A proposta de “Enclausurado” é seu ponto forte: uma história de conflitos amorosos, crime e investigação narrada por um feto filosófico e sarcástico. Obviamente o feto gestado por Ian McEwan não é um ser comum. No ventre de sua mãe ele captura informações com a maturidade de um humano apto a viver imediatamente. Ele pondera sua relação com a genitora e se vê obrigado a ser testemunha incondicional do mundo mesquinho e ambíguo que lhe é apresentado. Esbanjando um humor refinado, o feto descreve lindamente os vinhos que degusta por meio da mãe e reflete sobre a vida e o futuro.
Essa narrativa primorosa e envolvente aborda a complexidade dos comportamentos humanos, enquanto nos brinda com momentos de alívio cômico. Dá pra sentir a angústia de cada momento, cada parágrafo, cada diálogo. E assim, sem precisar dizer com todas as letras, o personagem escancara nossa própria clausura.
Ian McEwan
2016
Editora: Companhia das Letras
Tradução: Jorio Dauster
Foto do autor: Annalena McAfee
Gênero: ficção
200 páginas
Ian McEwan é considerado um dos grandes nomes da ficção britânica contemporânea. Seu primeiro livro, “First Love, Last Rites” (1975), ganhou o prêmio Somerset Maugham. É conhecido pela inventividade com as palavras e pelo gosto de usar a mecânica dos thrillers como crítica social. Ao longo de sua carreira foi indicado várias vezes ao Booker Prize, o mais prestigiado prêmio literário britânico, o que veio ocorrer em 1998 com o livro Amsterdam. Sua obra é famosa pelo realismo psicológico, com rigor de detalhes e clima ameaçador, explorando com frequência temas complexos como escolha ética, decisões difíceis e circunstâncias extraordinárias.
Então aqui estou, de cabeça para baixo, dentro de uma mulher. Braços cruzados pacientemente, esperando, esperando e me perguntando dentro de quem estou, o que me aguarda. Meus olhos se fecham com nostalgia quando lembro como vaguei antes em meu diáfano invólucro corporal, como flutuei sonhadoramente na bolha de meus pensamentos num oceano particular, dando cambalhotas em câmera lenta, colidindo de leve contra os limites transparentes do meu local de confinamento, a membrana que vibrava, embora as abafasse, com as confidências dos conspiradores engajados numa empreitada maléfica. Isso foi na minha juventude despreocupada. Agora, em posição totalmente invertida, sem um centímetro de espaço para mim, joelhos apertados contra a barriga, meus pensamentos e minha cabeça estão de todo ocupados.
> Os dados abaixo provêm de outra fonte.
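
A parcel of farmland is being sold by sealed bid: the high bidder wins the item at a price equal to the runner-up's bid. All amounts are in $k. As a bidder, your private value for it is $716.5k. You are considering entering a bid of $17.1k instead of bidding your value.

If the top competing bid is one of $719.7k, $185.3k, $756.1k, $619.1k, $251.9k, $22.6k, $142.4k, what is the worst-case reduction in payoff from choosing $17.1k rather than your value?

$719.7k: same outcome either way → loss $0k.
$185.3k: truthful gives $531.2k, deviation gives $0k → loss $531.2k.
$756.1k: same outcome either way → loss $0k.
$619.1k: truthful gives $97.4k, deviation gives $0k → loss $97.4k.
$251.9k: truthful gives $464.6k, deviation gives $0k → loss $464.6k.
$22.6k: truthful gives $693.9k, deviation gives $0k → loss $693.9k.
$142.4k: truthful gives $574.1k, deviation gives $0k → loss $574.1k.
Maximum loss: $693.9k.

$693.9k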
Não tenho escolha, meu ouvido está pressionado noite e dia contra as paredes onde o sangue circula. Escuto, tomo notas mentais, estou inquieto. Ouço conversas na cama 10 sobre intenções letais e me sinto aterrorizado com o que me aguarda, pela encrenca em que posso me meter.
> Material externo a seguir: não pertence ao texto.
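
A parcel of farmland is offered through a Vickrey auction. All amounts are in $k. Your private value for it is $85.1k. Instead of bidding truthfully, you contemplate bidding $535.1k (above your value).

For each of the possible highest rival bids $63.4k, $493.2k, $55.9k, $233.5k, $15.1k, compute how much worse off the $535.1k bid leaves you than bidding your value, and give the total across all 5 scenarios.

The deviation costs you only when the competing bid falls strictly between $85.1k and $535.1k; elsewhere both bids give the same outcome.
$63.4k: outcomes coincide → loss $0k.
$493.2k: truthful payoff $0k, deviation payoff −$408.1k → loss $408.1k.
$55.9k: outcomes coincide → loss $0k.
$233.5k: truthful payoff $0k, deviation payoff −$148.4k → loss $148.4k.
$15.1k: outcomes coincide → loss $0k.
Total loss = $408.1k + $148.4k = $556.5k.

$556.5k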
Estou mergulhado em abstrações, e só as crescentes relações entre elas criam a ilusão de um mundo conhecido. Quando ouço a palavra “azul”, que nunca vi, imagino um tipo de acontecimento mental muito próximo de “verde” — que também nunca vi. Considero‑me um inocente, descomprometido com lealdades e obrigações, um espírito livre, apesar do pouco espaço de que disponho. Ninguém para me contradizer ou repreender, sem nome nem endereço anterior, sem religião, sem dívidas, sem inimigos. Minha agenda, se existisse, registraria apenas meu futuro dia de nascimento. Sou, ou era, apesar do que dizem agora os geneticistas, uma lousa em branco. Mas uma lousa porosa e escorregadia, inútil para ser usada numa sala de aula ou no telhado de uma cabana, uma lousa que escreve por si mesma à medida que cresce a cada dia e se torna menos branca. Considero‑me um inocente, mas tudo indica que participo de uma conspiração. Minha mãe, abençoado seja seu incansável e barulhento coração, parece estar envolvida.
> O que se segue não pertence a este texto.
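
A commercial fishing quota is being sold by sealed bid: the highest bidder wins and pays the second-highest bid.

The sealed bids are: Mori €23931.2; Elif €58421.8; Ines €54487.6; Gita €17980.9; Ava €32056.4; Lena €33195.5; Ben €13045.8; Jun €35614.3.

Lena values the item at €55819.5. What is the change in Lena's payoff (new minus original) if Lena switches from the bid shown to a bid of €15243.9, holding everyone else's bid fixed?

€0

The highest bid among the other bidders is €58421.8; Lena's bid doesn't change that.
Original bid €33195.5: Lena is not highest (top rival bid is €58421.8); payoff €0.
Alternative bid €15243.9: Lena is not highest (top rival bid is €58421.8); payoff €0.
Change in payoff = €0 − (€0) = €0.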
Parece, Mãe? Não, está de fato. Você está. Está envolvida. Sei desde o meu começo. Deixe que eu o evoque, aquele momento de criação que chegou com meu primeiro pensamento. Faz muito tempo, muitas semanas atrás, meu circuito neural se fechou e se transformou em minha espinha, e meus muitos milhões de jovens neurônios, tão ativos quanto bichos de seda, fiaram e teceram, a partir de seus axônios em forma de cauda, o lindo tecido dourado da minha primeira ideia, uma noção tão simples que agora em parte me escapa. Era eu? Autoadmiração excessiva. Era agora? Dramática demais. Ou algo 11 que antecedia ambas, continha ambas, uma só palavra acompanhada de um suspiro ou de um apagão mental de aceitação, de puramente ser, algo como — isto? Muito pedante. Por isso, chegando mais perto, minha ideia foi Ser. Ou, se não isso, sua variante gramatical, é. Esse foi meu conceito original, que tem na essência é. Apenas isso. Correspondendo a Es muss sein. O início da vida consciente foi o final da ilusão, a ilusão de não ser, e a erupção do real. O triunfo do realismo sobre a mágica, do é sobre o parece. Minha mãe está envolvida numa conspiração e, consequentemente, eu também estou, mesmo se meu papel consistir em fazê‑la fracassar. Ou, como um tolo relutante, se me demorar demais aqui, então o de ir à forra.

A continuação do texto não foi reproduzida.